We pray before almost every group meeting with corporate clients and before every scheduled one-on-one.  There is a very specific prayer process that we walk through on our own before we sit down with pretty much anyone.  We learned it through a very mature ministry and it has been immensely helpful.  (Let me know if you are interested and we’ll share it with you). 

It is meant to calm, center, and get ourselves clear enough to be able to offer the clarity we are hired to bring.  It is a prayer process that brings strength, protection, and appropriation to everything.  Increasingly, we are getting an advance understanding of where we need to go with our clients, as well as:

  • a preternatural understanding of an issue that we need to address…
  • the noise we need to sift through to get to the real issue…
  • what they need help seeing that they cannot see on their own…

Lately, there has been another general overarching theme:

Before we do anything else with the leaders or their teams, we are finding ourselves reminding them of everything good going on around them.  We are centering them in hope.  Hope is the currency of change. 

If we lose hope, we lose heart.  

Everyone in our families or in our companies are looking to us to know that despite all the chaos and uncertainty, everything is going to be okay.  Despite how hard-pressed we seem to feel in almost every category, they need us to be hopeful and whole hearted.

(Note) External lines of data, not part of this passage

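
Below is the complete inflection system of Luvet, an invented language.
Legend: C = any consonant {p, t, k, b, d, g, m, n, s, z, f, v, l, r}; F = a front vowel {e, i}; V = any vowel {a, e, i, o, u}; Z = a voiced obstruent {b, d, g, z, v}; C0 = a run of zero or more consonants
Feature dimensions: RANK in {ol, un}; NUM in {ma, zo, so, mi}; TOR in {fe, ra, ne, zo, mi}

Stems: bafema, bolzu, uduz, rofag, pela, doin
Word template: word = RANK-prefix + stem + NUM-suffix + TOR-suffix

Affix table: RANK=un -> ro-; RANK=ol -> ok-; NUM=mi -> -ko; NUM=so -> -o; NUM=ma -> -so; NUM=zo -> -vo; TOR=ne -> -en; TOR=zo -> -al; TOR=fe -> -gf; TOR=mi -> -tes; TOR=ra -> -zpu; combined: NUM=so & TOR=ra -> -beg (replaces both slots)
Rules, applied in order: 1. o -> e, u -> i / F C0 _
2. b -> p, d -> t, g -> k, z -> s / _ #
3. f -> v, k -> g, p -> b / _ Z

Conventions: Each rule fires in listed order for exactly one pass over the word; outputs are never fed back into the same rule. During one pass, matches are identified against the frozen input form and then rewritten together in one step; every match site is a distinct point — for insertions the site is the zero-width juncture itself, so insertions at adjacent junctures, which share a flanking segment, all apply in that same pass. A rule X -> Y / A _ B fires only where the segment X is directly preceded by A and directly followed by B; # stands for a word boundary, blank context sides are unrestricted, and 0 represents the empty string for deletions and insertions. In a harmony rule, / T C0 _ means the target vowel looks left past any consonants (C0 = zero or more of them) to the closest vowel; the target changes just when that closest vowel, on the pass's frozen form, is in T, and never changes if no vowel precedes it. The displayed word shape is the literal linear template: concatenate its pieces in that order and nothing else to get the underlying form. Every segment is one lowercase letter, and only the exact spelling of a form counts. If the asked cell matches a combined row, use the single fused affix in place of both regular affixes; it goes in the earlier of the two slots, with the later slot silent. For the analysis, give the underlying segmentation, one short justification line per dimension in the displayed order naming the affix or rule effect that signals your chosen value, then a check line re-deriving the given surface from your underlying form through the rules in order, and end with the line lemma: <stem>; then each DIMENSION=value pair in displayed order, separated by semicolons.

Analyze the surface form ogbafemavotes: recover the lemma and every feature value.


underlying: ok-bafema-vo-tes
RANK=ol - signalled by the affix ok-
NUM=zo - signalled by the affix -vo
TOR=mi - signalled by the affix -tes
check: okbafemavotes -> okbafemavotes -> okbafemavotes -> ogbafemavotes
lemma: bafema; RANK=ol; NUM=zo; TOR=mi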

If we lose hope, it is nearly impossible to believe that change is possible.

And if we don’t believe change is possible, it isn’t.

So we are spending time on the category of hope and helping them remember everything that is good.

Because in many ways we are as fragile as jars of clay. We are…

  • Hard pressed on every side, but not crushed. 
  • Perplexed, but not in despair. 
  • Persecuted, but not abandoned.
  • Struck down, but not destroyed.

Despite the fact that we are super invigorated to work with companies on their organizational health, help them build great leadership teams, establish a clear vision, build strategic plans and organizational structures to realize their intended futures - if we don’t first root them in hope (the currency of change), all that potential good rolls like water off a duck’s back.

Because if they don’t believe change is possible, it isn’t.

Maybe that is why so many leaders listen, read, and attend so many things, but see so little real measurable change.  They’ve lost hope.  They’ve lost heart.  And without that, change isn’t going to happen.  That may also explain why the intentional prayer we do before every meeting seems to be leading us there.

Restoration from everything as it is, to what it is intended to most gloriously become, is the major theme of the gospel.  It is the hope that surpasses most of our understanding.  It has never been more difficult (or more essential) to hold onto.  

I feel like I am fighting for it in every conversation.

Consider

  • Are you able to notice and celebrate the good things going on around you?
  • Are you able to hold onto the hope that is necessary for real change?
  • Are your children and employees feeding on your sense of hope and belief that change is possible?
  • Who do you have in your life that is helping (even requiring) that you fight for that?